Abstract: Decision making with uncertainty has been studied in multiple communities extensively. Recently, online optimization has gained popularity partially because of its promising performance guarantees by incorporating predictions. In this talk, I will provide an overview of our work on algorithm designs for online optimization and its applications. Then, I will talk about our recent work in ACM Sigmetrics 2019 on choosing predictions and control algorithms simultaneously and dynamically. Finally, I will discuss some ongoing efforts and collaboration opportunities.

Bio: Zhenhua Liu is currently an assistant professor in the Department of Applied Mathematics and Statistics at Stony Brook University.

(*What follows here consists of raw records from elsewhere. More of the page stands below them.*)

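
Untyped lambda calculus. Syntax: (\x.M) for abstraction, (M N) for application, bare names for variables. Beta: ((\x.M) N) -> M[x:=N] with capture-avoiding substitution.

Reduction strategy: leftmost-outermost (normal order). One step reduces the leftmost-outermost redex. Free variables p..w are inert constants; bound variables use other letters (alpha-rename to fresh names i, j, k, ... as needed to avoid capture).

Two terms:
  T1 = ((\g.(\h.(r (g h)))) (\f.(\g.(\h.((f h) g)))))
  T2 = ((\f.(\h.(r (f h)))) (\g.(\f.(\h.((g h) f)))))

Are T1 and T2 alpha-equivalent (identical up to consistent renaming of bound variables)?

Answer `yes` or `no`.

Term 1: ((\g.(\h.(r (g h)))) (\f.(\g.(\h.((f h) g)))))
Term 2: ((\f.(\h.(r (f h)))) (\g.(\f.(\h.((g h) f)))))
Alpha-equivalence: compare structure up to binder renaming.
Result: True

Answer: yes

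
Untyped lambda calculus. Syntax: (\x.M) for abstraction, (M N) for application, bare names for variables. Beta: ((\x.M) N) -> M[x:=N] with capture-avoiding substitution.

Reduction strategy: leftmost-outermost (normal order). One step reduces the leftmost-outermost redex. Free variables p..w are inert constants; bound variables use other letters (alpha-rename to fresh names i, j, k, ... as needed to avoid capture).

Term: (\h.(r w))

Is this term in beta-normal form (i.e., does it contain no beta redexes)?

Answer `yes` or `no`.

Term: (\h.(r w))
No beta redexes found.

Answer: yes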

He is also affiliated with the Department of Computer Science, the AI Institute and the Smart Energy Technology Cluster. He received his PhD degree in Computer Science from California Institute of Technology. His current research interests include cloud computing, online optimization and learning, smart grid, market design and distributed control. His research combines rigorous analysis and system design, and goes from theory, to prototype, and eventually to industry to make real impacts.